Une exception s’est faite avec les Kurdes de Syrie qui ont attiré la solidarité internationale pour la révolution sociale se produisant dans le Rojava et pour leur lutte courageuse contre les fascistes de Daech. Alors que cette solidarité est merveilleuse à voir, il est difficile de comprendre pourquoi le soutien étendu aux Kurdes de Syrie ne l’a pas été pour les Arabes qui ont également expérimenté l’autogestion et ont également lutté contre Daech (et contre le régime, une bataille que les Kurdes ont généralement pu éviter). Quoi qu’il en soit, les révolutionnaires de Syrie, aussi bien arabes que kurdes, reconnaissent l’importance de la lutte commune pour la liberté contre tous les autoritarismes (YPG, Unités de protection du peuple kurde, et Armée syrienne libre ont uni leurs forces pour lutter contre Daech et ont mené de nombreuses campagnes en solidarité mutuelle). Il faut pourtant être prudent à l’heure de distinguer entre le soutien pour le peuple kurde et le soutien pour le PYD, Parti de l’union démocratique, qui, malgré son retournement idéologique revendiqué vers l’anarchisme, reste un parti très autoritaire qui exerce maintenant le contrôle sur toute l’aide et l’armement dans le Rojava, qui est le seul parti autorisé à organiser une milice et qui mène des pratiques répressives envers l’opposition kurde dans les zones qu’il contrôle, ainsi que la conscription forcée. Donc, la question devrait porter sur la façon de soutenir les expériences d’autogestion et l’expansion des idéaux libertaires défendus dans sa rhétorique par le PYD et non d’aider un parti politique unique à contrôler le pouvoir.

Il est difficile de terminer sur une note positive pour la Syrie. Nombre des révolutionnaires du début ont été tués, emprisonnés ou ont fui le pays. D’autres, épuisés, ont renoncé à la lutte ou ont été poussés vers l’extrémisme par les épreuves qu’ils ont subies. Mais il y en a beaucoup à l’intérieur et en exil qui continuent de travailler pour la liberté et la justice sociale. J’aimerais encourager les anarchistes à connaître et entrer en dialogue avec les Syrien•ne•s, à appuyer ceux et celles qui travaillent encore dans les comités et les conseils, à soutenir les initiatives humanitaires à l’intérieur de la Syrie et dans les camps de réfugiés, et à aider les réfugiés dans leurs propres pays en Europe ou ailleurs. Se renseigner sur ce qui se passe et travailler pour contrer la propagande et la calomnie propagées par les médias de masse ainsi que par ces sections de la gauche qui sont devenues apologistes pour le génocide d’Assad.

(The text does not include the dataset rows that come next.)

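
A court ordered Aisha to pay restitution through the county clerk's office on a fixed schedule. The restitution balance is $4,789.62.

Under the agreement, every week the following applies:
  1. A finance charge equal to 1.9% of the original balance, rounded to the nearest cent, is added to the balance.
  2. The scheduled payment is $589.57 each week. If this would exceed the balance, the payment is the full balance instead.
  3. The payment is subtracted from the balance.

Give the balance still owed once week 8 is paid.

$801.06

Week 1: $4,789.62 +$91.00 interest = $4,880.62; pay $589.57 → $4,291.05
Week 2: $4,291.05 +$91.00 interest = $4,382.05; pay $589.57 → $3,792.48
Week 3: $3,792.48 +$91.00 interest = $3,883.48; pay $589.57 → $3,293.91
Week 4: $3,293.91 +$91.00 interest = $3,384.91; pay $589.57 → $2,795.34
Week 5: $2,795.34 +$91.00 interest = $2,886.34; pay $589.57 → $2,296.77
Week 6: $2,296.77 +$91.00 interest = $2,387.77; pay $589.57 → $1,798.20
Week 7: $1,798.20 +$91.00 interest = $1,889.20; pay $589.57 → $1,299.63
Week 8: $1,299.63 +$91.00 interest = $1,390.63; pay $589.57 → $801.06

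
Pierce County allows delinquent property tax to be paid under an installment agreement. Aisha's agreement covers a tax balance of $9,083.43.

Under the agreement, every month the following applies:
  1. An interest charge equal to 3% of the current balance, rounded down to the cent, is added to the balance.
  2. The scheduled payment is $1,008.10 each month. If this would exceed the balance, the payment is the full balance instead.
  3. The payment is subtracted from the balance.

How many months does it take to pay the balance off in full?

11

Month 1: $9,083.43 +$272.50 interest = $9,355.93; pay $1,008.10 → $8,347.83
Month 2: $8,347.83 +$250.43 interest = $8,598.26; pay $1,008.10 → $7,590.16
Month 3: $7,590.16 +$227.70 interest = $7,817.86; pay $1,008.10 → $6,809.76
Month 4: $6,809.76 +$204.29 interest = $7,014.05; pay $1,008.10 → $6,005.95
Month 5: $6,005.95 +$180.17 interest = $6,186.12; pay $1,008.10 → $5,178.02
Month 6: $5,178.02 +$155.34 interest = $5,333.36; pay $1,008.10 → $4,325.26
Month 7: $4,325.26 +$129.75 interest = $4,455.01; pay $1,008.10 → $3,446.91
Month 8: $3,446.91 +$103.40 interest = $3,550.31; pay $1,008.10 → $2,542.21
Month 9: $2,542.21 +$76.26 interest = $2,618.47; pay $1,008.10 → $1,610.37
Month 10: $1,610.37 +$48.31 interest = $1,658.68; pay $1,008.10 → $650.58
Month 11: $650.58 +$19.51 interest = $670.09; pay $670.09 → $0.00
Balance reaches $0.00 in month 11.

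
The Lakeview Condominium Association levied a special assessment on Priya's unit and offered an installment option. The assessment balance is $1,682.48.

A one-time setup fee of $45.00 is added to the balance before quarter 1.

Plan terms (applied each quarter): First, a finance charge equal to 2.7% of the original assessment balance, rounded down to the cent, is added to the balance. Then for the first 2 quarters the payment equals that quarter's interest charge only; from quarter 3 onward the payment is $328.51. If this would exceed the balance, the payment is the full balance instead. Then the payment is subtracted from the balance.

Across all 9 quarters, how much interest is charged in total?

# | Opening | Interest | Payment | End bal
1 | $1,727.48 | $45.42 | $45.42 | $1,727.48
2 | $1,727.48 | $45.42 | $45.42 | $1,727.48
3 | $1,727.48 | $45.42 | $328.51 | $1,444.39
4 | $1,444.39 | $45.42 | $328.51 | $1,161.30
5 | $1,161.30 | $45.42 | $328.51 | $878.21
6 | $878.21 | $45.42 | $328.51 | $595.12
7 | $595.12 | $45.42 | $328.51 | $312.03
8 | $312.03 | $45.42 | $328.51 | $28.94
9 | $28.94 | $45.42 | $74.36 | $0.00
Total interest: $45.42 + $45.42 + $45.42 + $45.42 + $45.42 + $45.42 + $45.42 + $45.42 + $45.42 = $408.78

$408.78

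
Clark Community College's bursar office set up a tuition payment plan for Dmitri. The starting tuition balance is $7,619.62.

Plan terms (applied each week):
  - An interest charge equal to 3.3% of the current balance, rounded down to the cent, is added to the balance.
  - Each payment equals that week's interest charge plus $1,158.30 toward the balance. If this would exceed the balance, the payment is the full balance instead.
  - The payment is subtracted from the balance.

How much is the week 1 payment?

Week 1: opening $7,619.62; interest $251.44 → $7,871.06; payment $1,409.74; balance $6,461.32

$1,409.74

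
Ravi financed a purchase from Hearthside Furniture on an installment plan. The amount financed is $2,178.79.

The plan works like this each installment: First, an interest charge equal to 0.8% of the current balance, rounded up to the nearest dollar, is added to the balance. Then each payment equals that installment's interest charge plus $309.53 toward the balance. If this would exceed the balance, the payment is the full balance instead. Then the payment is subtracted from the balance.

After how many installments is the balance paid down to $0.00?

Installment 1: opening $2,178.79; interest $18.00 → $2,196.79; payment $327.53; balance $1,869.26
Installment 2: opening $1,869.26; interest $15.00 → $1,884.26; payment $324.53; balance $1,559.73
Installment 3: opening $1,559.73; interest $13.00 → $1,572.73; payment $322.53; balance $1,250.20
Installment 4: opening $1,250.20; interest $11.00 → $1,261.20; payment $320.53; balance $940.67
Installment 5: opening $940.67; interest $8.00 → $948.67; payment $317.53; balance $631.14
Installment 6: opening $631.14; interest $6.00 → $637.14; payment $315.53; balance $321.61
Installment 7: opening $321.61; interest $3.00 → $324.61; payment $312.53; balance $12.08
Installment 8: opening $12.08; interest $1.00 → $13.08; payment $13.08; balance $0.00
Balance reaches $0.00 in installment 8.

8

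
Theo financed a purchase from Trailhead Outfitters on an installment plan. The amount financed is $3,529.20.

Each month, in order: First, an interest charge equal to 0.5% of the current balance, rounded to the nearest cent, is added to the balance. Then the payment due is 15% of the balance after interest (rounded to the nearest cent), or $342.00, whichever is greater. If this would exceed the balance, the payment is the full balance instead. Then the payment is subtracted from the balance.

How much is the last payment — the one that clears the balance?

$190.01

Month 1: $3,529.20 +$17.65 interest = $3,546.85; pay $532.03 → $3,014.82
Month 2: $3,014.82 +$15.07 interest = $3,029.89; pay $454.48 → $2,575.41
Month 3: $2,575.41 +$12.88 interest = $2,588.29; pay $388.24 → $2,200.05
Month 4: $2,200.05 +$11.00 interest = $2,211.05; pay $342.00 → $1,869.05
Month 5: $1,869.05 +$9.35 interest = $1,878.40; pay $342.00 → $1,536.40
Month 6: $1,536.40 +$7.68 interest = $1,544.08; pay $342.00 → $1,202.08
Month 7: $1,202.08 +$6.01 interest = $1,208.09; pay $342.00 → $866.09
Month 8: $866.09 +$4.33 interest = $870.42; pay $342.00 → $528.42
Month 9: $528.42 +$2.64 interest = $531.06; pay $342.00 → $189.06
Month 10: $189.06 +$0.95 interest = $190.01; pay $190.01 → $0.00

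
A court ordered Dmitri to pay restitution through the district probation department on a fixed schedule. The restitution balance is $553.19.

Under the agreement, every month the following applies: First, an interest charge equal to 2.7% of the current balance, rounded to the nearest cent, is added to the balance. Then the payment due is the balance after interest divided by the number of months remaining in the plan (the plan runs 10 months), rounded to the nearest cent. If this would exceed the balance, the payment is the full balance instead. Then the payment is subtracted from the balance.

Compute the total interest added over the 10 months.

# | Opening | Interest | Payment | End bal
1 | $553.19 | $14.94 | $56.81 | $511.32
2 | $511.32 | $13.81 | $58.35 | $466.78
3 | $466.78 | $12.60 | $59.92 | $419.46
4 | $419.46 | $11.33 | $61.54 | $369.25
5 | $369.25 | $9.97 | $63.20 | $316.02
6 | $316.02 | $8.53 | $64.91 | $259.64
7 | $259.64 | $7.01 | $66.66 | $199.99
8 | $199.99 | $5.40 | $68.46 | $136.93
9 | $136.93 | $3.70 | $70.32 | $70.31
10 | $70.31 | $1.90 | $72.21 | $0.00
Total interest: $14.94 + $13.81 + $12.60 + $11.33 + $9.97 + $8.53 + $7.01 + $5.40 + $3.70 + $1.90 = $89.19

$89.19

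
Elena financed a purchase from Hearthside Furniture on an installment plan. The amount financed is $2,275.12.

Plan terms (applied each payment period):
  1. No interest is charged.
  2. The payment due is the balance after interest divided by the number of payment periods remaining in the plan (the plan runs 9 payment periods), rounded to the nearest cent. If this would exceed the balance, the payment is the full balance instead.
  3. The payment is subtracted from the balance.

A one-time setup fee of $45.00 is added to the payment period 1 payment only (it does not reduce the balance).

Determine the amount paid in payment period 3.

# | Opening | Payment | Fee | End bal
1 | $2,275.12 | $252.79 | $45.00 | $2,022.33
2 | $2,022.33 | $252.79 | — | $1,769.54
3 | $1,769.54 | $252.79 | — | $1,516.75

$252.79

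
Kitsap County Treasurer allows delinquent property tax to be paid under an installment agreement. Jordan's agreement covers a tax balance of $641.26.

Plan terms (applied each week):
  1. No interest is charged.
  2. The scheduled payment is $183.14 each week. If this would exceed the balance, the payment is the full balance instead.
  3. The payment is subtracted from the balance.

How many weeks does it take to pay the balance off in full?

4

Week 1: $641.26 − $183.14 → $458.12
Week 2: $458.12 − $183.14 → $274.98
Week 3: $274.98 − $183.14 → $91.84
Week 4: $91.84 − $91.84 → $0.00
Balance reaches $0.00 in week 4.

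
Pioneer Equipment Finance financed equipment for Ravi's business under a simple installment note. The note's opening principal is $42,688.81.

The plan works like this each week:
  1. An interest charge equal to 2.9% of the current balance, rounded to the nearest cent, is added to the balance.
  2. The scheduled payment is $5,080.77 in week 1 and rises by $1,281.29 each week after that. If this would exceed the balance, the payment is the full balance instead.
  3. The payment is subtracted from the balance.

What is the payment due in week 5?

Week 1: opening $42,688.81; interest $1,237.98 → $43,926.79; payment $5,080.77; balance $38,846.02
Week 2: opening $38,846.02; interest $1,126.53 → $39,972.55; payment $6,362.06; balance $33,610.49
Week 3: opening $33,610.49; interest $974.70 → $34,585.19; payment $7,643.35; balance $26,941.84
Week 4: opening $26,941.84; interest $781.31 → $27,723.15; payment $8,924.64; balance $18,798.51
Week 5: opening $18,798.51; interest $545.16 → $19,343.67; payment $10,205.93; balance $9,137.74

$10,205.93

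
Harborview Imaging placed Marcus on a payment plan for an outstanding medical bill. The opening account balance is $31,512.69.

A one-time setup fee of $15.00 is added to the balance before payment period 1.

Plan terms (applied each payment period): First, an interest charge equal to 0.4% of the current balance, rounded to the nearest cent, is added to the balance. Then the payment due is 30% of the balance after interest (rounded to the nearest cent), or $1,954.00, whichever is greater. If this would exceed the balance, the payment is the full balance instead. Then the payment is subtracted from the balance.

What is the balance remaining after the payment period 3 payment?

$10,944.28

Payment period 1: opening $31,527.69; interest $126.11 → $31,653.80; payment $9,496.14; balance $22,157.66
Payment period 2: opening $22,157.66; interest $88.63 → $22,246.29; payment $6,673.89; balance $15,572.40
Payment period 3: opening $15,572.40; interest $62.29 → $15,634.69; payment $4,690.41; balance $10,944.28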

Ce qui semblait être un moment d’espoir à travers le Moyen-Orient et l’Afrique du Nord en 2010 et 2011 s’est transformé en une période très sombre de la contre-révolution. La guerre et la lutte sectaire ont fait exploser la région. Maintenant plus que jamais les activistes ont besoin de la solidarité et du soutien pour continuer à se battre pour un avenir meilleur.

Leila Al Shami
Source : Leila’s blog
Traduction revisée :
“la voie du jaguar”
Notes

[1] Quelques textes d’Abou Kamel (Omar Aziz) ont été traduits et publiés par les Éditions antisociales : Sous le feu des snipers, la révolution de la vie quotidienne (note de “la voie du jaguar”).